What is injured in a groin strain?

The groin muscles or the hip adductors are responsible for adducting/bringing the legs together. The groin muscles can be separated into two groups. The first group is the pectineus, adductor longus, and adductor brevis muscles which attach from the pelvis to the femur. The gracilis and adductor magnus attach from the pelvis to the knee. Any injury to these muscles are referred to as a groin strain.

How is it injured?

Groin Strain occur in sports that involve quick acceleration and sudden changes in direction as well as powerful overstretching of the leg and thigh in abduction and external rotation.

A groin strain is a stretching or tearing of the muscle group as a result of overloading the muscles beyond their normal range.

Am I at risk for injury?

Previous groin injury and adductor weakness have been linked to the incidence of adductor muscle strains. Core weakness or delayed onset of transverse abdominus recruitment increases risk of groin injury.
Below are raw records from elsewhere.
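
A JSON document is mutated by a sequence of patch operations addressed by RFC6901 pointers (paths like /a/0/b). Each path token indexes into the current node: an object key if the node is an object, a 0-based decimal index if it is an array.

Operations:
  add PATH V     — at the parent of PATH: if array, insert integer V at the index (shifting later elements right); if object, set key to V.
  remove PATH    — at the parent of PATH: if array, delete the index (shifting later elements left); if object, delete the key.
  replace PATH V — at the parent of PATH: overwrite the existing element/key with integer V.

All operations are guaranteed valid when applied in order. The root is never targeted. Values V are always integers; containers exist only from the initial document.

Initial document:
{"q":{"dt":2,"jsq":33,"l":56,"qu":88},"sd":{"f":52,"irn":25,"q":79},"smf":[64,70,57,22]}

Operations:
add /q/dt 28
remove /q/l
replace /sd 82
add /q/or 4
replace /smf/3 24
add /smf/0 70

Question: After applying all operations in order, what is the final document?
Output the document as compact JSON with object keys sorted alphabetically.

Answer: {"q":{"dt":28,"jsq":33,"or":4,"qu":88},"sd":82,"smf":[70,64,70,57,24]}

Derivation:
After op 1 (add /q/dt 28): {"q":{"dt":28,"jsq":33,"l":56,"qu":88},"sd":{"f":52,"irn":25,"q":79},"smf":[64,70,57,22]}
After op 2 (remove /q/l): {"q":{"dt":28,"jsq":33,"qu":88},"sd":{"f":52,"irn":25,"q":79},"smf":[64,70,57,22]}
After op 3 (replace /sd 82): {"q":{"dt":28,"jsq":33,"qu":88},"sd":82,"smf":[64,70,57,22]}
After op 4 (add /q/or 4): {"q":{"dt":28,"jsq":33,"or":4,"qu":88},"sd":82,"smf":[64,70,57,22]}
After op 5 (replace /smf/3 24): {"q":{"dt":28,"jsq":33,"or":4,"qu":88},"sd":82,"smf":[64,70,57,24]}
After op 6 (add /smf/0 70): {"q":{"dt":28,"jsq":33,"or":4,"qu":88},"sd":82,"smf":[70,64,70,57,24]}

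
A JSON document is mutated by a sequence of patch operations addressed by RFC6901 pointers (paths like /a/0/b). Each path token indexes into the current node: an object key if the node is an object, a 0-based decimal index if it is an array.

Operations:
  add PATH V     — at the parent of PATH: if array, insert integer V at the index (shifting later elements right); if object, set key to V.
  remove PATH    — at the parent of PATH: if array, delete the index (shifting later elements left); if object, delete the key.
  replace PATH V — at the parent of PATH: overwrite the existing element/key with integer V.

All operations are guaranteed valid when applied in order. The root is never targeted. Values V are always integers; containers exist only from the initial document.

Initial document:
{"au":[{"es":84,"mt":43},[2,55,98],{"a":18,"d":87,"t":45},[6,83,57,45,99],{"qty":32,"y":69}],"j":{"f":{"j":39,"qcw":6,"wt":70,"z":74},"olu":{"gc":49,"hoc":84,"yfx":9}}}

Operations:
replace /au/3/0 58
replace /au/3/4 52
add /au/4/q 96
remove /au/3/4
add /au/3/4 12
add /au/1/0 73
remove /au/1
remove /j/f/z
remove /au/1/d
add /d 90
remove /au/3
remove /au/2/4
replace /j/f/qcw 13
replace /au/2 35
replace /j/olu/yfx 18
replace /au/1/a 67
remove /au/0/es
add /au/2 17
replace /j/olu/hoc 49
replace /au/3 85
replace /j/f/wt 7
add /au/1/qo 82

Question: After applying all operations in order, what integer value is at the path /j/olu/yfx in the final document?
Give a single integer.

After op 1 (replace /au/3/0 58): {"au":[{"es":84,"mt":43},[2,55,98],{"a":18,"d":87,"t":45},[58,83,57,45,99],{"qty":32,"y":69}],"j":{"f":{"j":39,"qcw":6,"wt":70,"z":74},"olu":{"gc":49,"hoc":84,"yfx":9}}}
After op 2 (replace /au/3/4 52): {"au":[{"es":84,"mt":43},[2,55,98],{"a":18,"d":87,"t":45},[58,83,57,45,52],{"qty":32,"y":69}],"j":{"f":{"j":39,"qcw":6,"wt":70,"z":74},"olu":{"gc":49,"hoc":84,"yfx":9}}}
After op 3 (add /au/4/q 96): {"au":[{"es":84,"mt":43},[2,55,98],{"a":18,"d":87,"t":45},[58,83,57,45,52],{"q":96,"qty":32,"y":69}],"j":{"f":{"j":39,"qcw":6,"wt":70,"z":74},"olu":{"gc":49,"hoc":84,"yfx":9}}}
After op 4 (remove /au/3/4): {"au":[{"es":84,"mt":43},[2,55,98],{"a":18,"d":87,"t":45},[58,83,57,45],{"q":96,"qty":32,"y":69}],"j":{"f":{"j":39,"qcw":6,"wt":70,"z":74},"olu":{"gc":49,"hoc":84,"yfx":9}}}
After op 5 (add /au/3/4 12): {"au":[{"es":84,"mt":43},[2,55,98],{"a":18,"d":87,"t":45},[58,83,57,45,12],{"q":96,"qty":32,"y":69}],"j":{"f":{"j":39,"qcw":6,"wt":70,"z":74},"olu":{"gc":49,"hoc":84,"yfx":9}}}
After op 6 (add /au/1/0 73): {"au":[{"es":84,"mt":43},[73,2,55,98],{"a":18,"d":87,"t":45},[58,83,57,45,12],{"q":96,"qty":32,"y":69}],"j":{"f":{"j":39,"qcw":6,"wt":70,"z":74},"olu":{"gc":49,"hoc":84,"yfx":9}}}
After op 7 (remove /au/1): {"au":[{"es":84,"mt":43},{"a":18,"d":87,"t":45},[58,83,57,45,12],{"q":96,"qty":32,"y":69}],"j":{"f":{"j":39,"qcw":6,"wt":70,"z":74},"olu":{"gc":49,"hoc":84,"yfx":9}}}
After op 8 (remove /j/f/z): {"au":[{"es":84,"mt":43},{"a":18,"d":87,"t":45},[58,83,57,45,12],{"q":96,"qty":32,"y":69}],"j":{"f":{"j":39,"qcw":6,"wt":70},"olu":{"gc":49,"hoc":84,"yfx":9}}}
After op 9 (remove /au/1/d): {"au":[{"es":84,"mt":43},{"a":18,"t":45},[58,83,57,45,12],{"q":96,"qty":32,"y":69}],"j":{"f":{"j":39,"qcw":6,"wt":70},"olu":{"gc":49,"hoc":84,"yfx":9}}}
After op 10 (add /d 90): {"au":[{"es":84,"mt":43},{"a":18,"t":45},[58,83,57,45,12],{"q":96,"qty":32,"y":69}],"d":90,"j":{"f":{"j":39,"qcw":6,"wt":70},"olu":{"gc":49,"hoc":84,"yfx":9}}}
After op 11 (remove /au/3): {"au":[{"es":84,"mt":43},{"a":18,"t":45},[58,83,57,45,12]],"d":90,"j":{"f":{"j":39,"qcw":6,"wt":70},"olu":{"gc":49,"hoc":84,"yfx":9}}}
After op 12 (remove /au/2/4): {"au":[{"es":84,"mt":43},{"a":18,"t":45},[58,83,57,45]],"d":90,"j":{"f":{"j":39,"qcw":6,"wt":70},"olu":{"gc":49,"hoc":84,"yfx":9}}}
After op 13 (replace /j/f/qcw 13): {"au":[{"es":84,"mt":43},{"a":18,"t":45},[58,83,57,45]],"d":90,"j":{"f":{"j":39,"qcw":13,"wt":70},"olu":{"gc":49,"hoc":84,"yfx":9}}}
After op 14 (replace /au/2 35): {"au":[{"es":84,"mt":43},{"a":18,"t":45},35],"d":90,"j":{"f":{"j":39,"qcw":13,"wt":70},"olu":{"gc":49,"hoc":84,"yfx":9}}}
After op 15 (replace /j/olu/yfx 18): {"au":[{"es":84,"mt":43},{"a":18,"t":45},35],"d":90,"j":{"f":{"j":39,"qcw":13,"wt":70},"olu":{"gc":49,"hoc":84,"yfx":18}}}
After op 16 (replace /au/1/a 67): {"au":[{"es":84,"mt":43},{"a":67,"t":45},35],"d":90,"j":{"f":{"j":39,"qcw":13,"wt":70},"olu":{"gc":49,"hoc":84,"yfx":18}}}
After op 17 (remove /au/0/es): {"au":[{"mt":43},{"a":67,"t":45},35],"d":90,"j":{"f":{"j":39,"qcw":13,"wt":70},"olu":{"gc":49,"hoc":84,"yfx":18}}}
After op 18 (add /au/2 17): {"au":[{"mt":43},{"a":67,"t":45},17,35],"d":90,"j":{"f":{"j":39,"qcw":13,"wt":70},"olu":{"gc":49,"hoc":84,"yfx":18}}}
After op 19 (replace /j/olu/hoc 49): {"au":[{"mt":43},{"a":67,"t":45},17,35],"d":90,"j":{"f":{"j":39,"qcw":13,"wt":70},"olu":{"gc":49,"hoc":49,"yfx":18}}}
After op 20 (replace /au/3 85): {"au":[{"mt":43},{"a":67,"t":45},17,85],"d":90,"j":{"f":{"j":39,"qcw":13,"wt":70},"olu":{"gc":49,"hoc":49,"yfx":18}}}
After op 21 (replace /j/f/wt 7): {"au":[{"mt":43},{"a":67,"t":45},17,85],"d":90,"j":{"f":{"j":39,"qcw":13,"wt":7},"olu":{"gc":49,"hoc":49,"yfx":18}}}
After op 22 (add /au/1/qo 82): {"au":[{"mt":43},{"a":67,"qo":82,"t":45},17,85],"d":90,"j":{"f":{"j":39,"qcw":13,"wt":7},"olu":{"gc":49,"hoc":49,"yfx":18}}}
Value at /j/olu/yfx: 18

Answer: 18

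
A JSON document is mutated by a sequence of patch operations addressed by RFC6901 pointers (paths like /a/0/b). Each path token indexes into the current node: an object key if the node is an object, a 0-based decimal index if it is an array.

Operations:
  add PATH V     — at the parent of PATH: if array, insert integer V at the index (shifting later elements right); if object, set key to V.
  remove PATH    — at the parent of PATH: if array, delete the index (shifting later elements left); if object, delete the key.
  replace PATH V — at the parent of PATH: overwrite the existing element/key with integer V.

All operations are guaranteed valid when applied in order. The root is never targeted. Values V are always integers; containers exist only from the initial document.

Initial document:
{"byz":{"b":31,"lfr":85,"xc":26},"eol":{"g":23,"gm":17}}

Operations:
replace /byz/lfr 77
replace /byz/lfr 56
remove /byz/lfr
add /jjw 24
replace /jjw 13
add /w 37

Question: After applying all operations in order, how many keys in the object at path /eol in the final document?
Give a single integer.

Answer: 2

Derivation:
After op 1 (replace /byz/lfr 77): {"byz":{"b":31,"lfr":77,"xc":26},"eol":{"g":23,"gm":17}}
After op 2 (replace /byz/lfr 56): {"byz":{"b":31,"lfr":56,"xc":26},"eol":{"g":23,"gm":17}}
After op 3 (remove /byz/lfr): {"byz":{"b":31,"xc":26},"eol":{"g":23,"gm":17}}
After op 4 (add /jjw 24): {"byz":{"b":31,"xc":26},"eol":{"g":23,"gm":17},"jjw":24}
After op 5 (replace /jjw 13): {"byz":{"b":31,"xc":26},"eol":{"g":23,"gm":17},"jjw":13}
After op 6 (add /w 37): {"byz":{"b":31,"xc":26},"eol":{"g":23,"gm":17},"jjw":13,"w":37}
Size at path /eol: 2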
Are all groin sprains the same?

All groin injuries are different and are classified by their severity. They all either are defined as pain during palpation of the adductor tendons or the insertion on the pubic bone or groin pain during adduction against resistance

Grade 1: there is pain but minimal loss of strength and minimal restriction of motion

Grade 2: Tissue damage that compromises the strength of the muscle but not including complete loss of strength and function

Grade 3: Complete disruption of the muscle tendon unity including complete loss of function of the muscle.

How long am I out for?

1st degree: 2-4 weeks

2nd degree: 4-6 weeks

3rd degree: 6-10 weeks

 

Source

Nicholas, Stephen and Tyler, Timothy. Adductor Muscle Strains in sport. 2002.